When it comes to health and fitness, most of us have a basic overview of what we need in our bodies. We all know that saturated fat is bad for us, that too much sugar rots our teeth and that we need protein to build strong muscles. But it is the other minerals and vitamins our bodies require that surprisingly, leave even the most health-conscious of people in the dark. Our bodies are complex things, and in order for them to serve us well, we have to treat them well in the first place. Studies from the U.S. Department of Agriculture suggest that typically, US adults are somewhat deficient in one or more of the following nutrients: calcium, potassium, fiber, magnesium and vitamins A, C and E.
If you suspect you might be running low on any of these nutrients, don’t worry. Some simple diet changes are all you need to turn things around. Here are some ways you can get a few of these vital vitamins and nutrients back into your diet.
If someone says vitamin C to you, what is the first thing you think of? Oranges, probably? While oranges and all their variants are indeed a great source of vitamin C, they are not the only food to possess it in a great quantity. Grapefruit is arguably one of the best sources of the good stuff, with around 88 milligrams in each fruit. Simply chopping up some grapefruit and orange to have with your morning cereal is an easy and low-cost way to get more vitamin C into your diet. Don’t like the taste of raw fruit? Don’t worry – simply try blending it into a smoothie or juice instead. All you’ll need is a good blender, and you can find reviews from GreenSmoothieBlenders.com to help you choose the right one for you.

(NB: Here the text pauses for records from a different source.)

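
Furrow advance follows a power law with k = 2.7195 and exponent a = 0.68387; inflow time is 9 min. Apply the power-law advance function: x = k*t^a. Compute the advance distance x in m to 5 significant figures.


x = 2.7195 * 9^0.68387 = 12.220 m
Therefore the advance distance x = 12.220 m.


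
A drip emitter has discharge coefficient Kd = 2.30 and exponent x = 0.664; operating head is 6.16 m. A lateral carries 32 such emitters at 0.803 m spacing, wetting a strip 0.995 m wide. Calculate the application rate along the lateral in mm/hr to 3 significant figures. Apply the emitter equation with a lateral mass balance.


Approach: apply the emitter equation with a lateral mass balance, q = Kd*h^x; Q = n*q; rate = Q/(n*spacing*width).
Step 1 — single emitter flow (q = Kd*h^x):
  q = 2.30 * 6.16^0.664 = 7.6915 L/hr
Step 2 — total lateral flow: Q = 32 * 7.6915 = 246.13 L/hr
Step 3 — wetted area: A = 32 * 0.803 * 0.995 = 25.568 m^2
Step 4 — application rate: Q/A = 246.13/25.568 = 9.63 mm/hr
Therefore the application rate along the lateral = 9.63 mm/hr.


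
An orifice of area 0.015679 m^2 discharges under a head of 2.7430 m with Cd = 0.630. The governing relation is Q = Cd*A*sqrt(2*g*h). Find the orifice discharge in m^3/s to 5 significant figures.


Q = 0.630 * 0.015679 * sqrt(2*9.81*2.7430) = 0.072464 m^3/s
Therefore the orifice discharge = 0.072464 m^3/s.


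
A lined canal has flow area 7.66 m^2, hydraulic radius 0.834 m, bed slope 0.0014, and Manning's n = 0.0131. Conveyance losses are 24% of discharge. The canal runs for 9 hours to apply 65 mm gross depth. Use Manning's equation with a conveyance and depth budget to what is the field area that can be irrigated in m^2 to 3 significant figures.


Approach: apply Manning's equation with a conveyance and depth budget, Q = (1/n)*A*R^(2/3)*S^(1/2); Q_field = Q*(1-loss); Area = Q_field*t/(d/1000).
Step 1 — canal discharge (Manning's equation):
  Q = (1/0.0131) * 7.66 * 0.834^(2/3) * 0.0014^(1/2) = 19.385 m^3/s
Step 2 — delivered flow: Q_field = 19.385*(1 - 24/100) = 14.733 m^3/s
Step 3 — volume delivered: V = 14.733 * 9*3600 = 477340 m^3
Step 4 — area served: A = V / (depth/1000) = 477340 / 0.065 = 7340000 m^2
Therefore the field area that can be irrigated = 7340000 m^2.


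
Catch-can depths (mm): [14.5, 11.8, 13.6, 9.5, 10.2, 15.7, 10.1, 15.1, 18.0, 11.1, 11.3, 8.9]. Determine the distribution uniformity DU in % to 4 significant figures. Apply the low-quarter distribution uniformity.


Approach: apply the low-quarter distribution uniformity, DU = (mean of lowest quarter of readings / overall mean)*100.
sorted lowest 3 of 12: [8.9, 9.5, 10.1] -> mean = 9.50000 mm
overall mean = 12.4833 mm
DU = (9.50000/12.4833)*100 = 76.10 %
Therefore the distribution uniformity DU = 76.10 %.


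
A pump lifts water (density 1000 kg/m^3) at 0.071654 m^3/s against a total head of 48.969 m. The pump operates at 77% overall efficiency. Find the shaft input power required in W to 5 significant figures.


Approach: apply hydraulic power then efficiency conversion, P = rho*g*Q*H; P_in = P/eta.
Step 1 — hydraulic power (P = rho*g*Q*H):
  P = 1000 * 9.81 * 0.071654 * 48.969 = 34421.57 W
Step 2 — input power: P_in = P/eta = 34421.57 / 0.77 = 44703 W
Therefore the shaft input power required = 44703 W.


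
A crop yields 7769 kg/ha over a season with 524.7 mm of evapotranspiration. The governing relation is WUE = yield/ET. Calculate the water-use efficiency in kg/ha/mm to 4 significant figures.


WUE = 7769 / 524.7 = 14.81 kg/ha/mm
Therefore the water-use efficiency = 14.81 kg/ha/mm.


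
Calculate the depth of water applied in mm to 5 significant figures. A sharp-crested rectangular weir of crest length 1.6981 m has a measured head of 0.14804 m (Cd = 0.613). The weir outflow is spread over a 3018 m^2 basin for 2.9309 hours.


Approach: apply the rectangular weir equation with a volume-to-depth conversion, Q = (2/3)*Cd*L*sqrt(2g)*H^1.5; d = Q*t/A * 1000.
Step 1 — weir discharge:
  Q = (2/3)*0.613*1.6981*sqrt(2*9.81)*0.14804^1.5 = 0.1750857 m^3/s
Step 2 — volume: V = 0.1750857 * 2.9309*3600 = 1847.371 m^3
Step 3 — depth: d = V/A * 1000 = 1847.371/3018 * 1000 = 612.12 mm
Therefore the depth of water applied = 612.12 mm.


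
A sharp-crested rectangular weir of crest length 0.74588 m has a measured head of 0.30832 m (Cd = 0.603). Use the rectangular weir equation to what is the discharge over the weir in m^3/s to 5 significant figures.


Approach: apply the rectangular weir equation, Q = (2/3)*Cd*L*sqrt(2g)*H^1.5.
Q = (2/3)*0.603*0.74588*sqrt(2*9.81)*0.30832^1.5 = 0.22738 m^3/s
Therefore the discharge over the weir = 0.22738 m^3/s.


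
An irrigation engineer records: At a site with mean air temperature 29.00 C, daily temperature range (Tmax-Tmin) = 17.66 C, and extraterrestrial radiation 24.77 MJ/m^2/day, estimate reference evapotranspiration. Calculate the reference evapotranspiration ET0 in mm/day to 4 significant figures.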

Fiber is something most of us have heard about – however very few people are sure about what it is, or how to consume more of it. In very basic terms, fiber is a healthy carbohydrate that passes through the intestinal tract rather than the usual digestive system. It is vital for keeping this part of the body healthy and also for lowering the risk of heart disease, stroke, and type 2 diabetes. Upping your fiber intake shouldn’t be too difficult – just swap white bread and pasta for the whole grain equivalent, up your fruit and veg intake and add beans and pulses to some of your dishes, if it works.
Dairy is now often seen as the devil thanks to many new fad diets and eating trends. But, according to government guidelines, we do need at least a bit of it in our diets. Why? Well, we all know that calcium helps promote the growth of healthy bones and teeth. But it is also required to help every cell in the body function in a healthy manner. Milk, cheese, and yogurt are all excellent sources of calcium, but you can also get it in other ways, such as by eating leafy vegetables, fish, and nuts. Broccoli is one of the vegetables that has not only calcium, but also high amounts of fiber, Vitamin C, Potassium, Iron, and Folate. All of which we need to maintain our health. Whether you cook it or eat it raw in salads (forgo the creamy salad dressings), you’re getting more bang for your buck, so to speak.
Finding ways to increase your intake of these important nutrients will not only put you on the healthy lifestyle track but you will also be trying new foods and learning to prepare them in a new way. Being healthy doesn’t have to be boring or hard – we eat with our eyes first so why not start with all of the fresh fruits, vegetables and other foods that are good for us and turn them into delicious meals.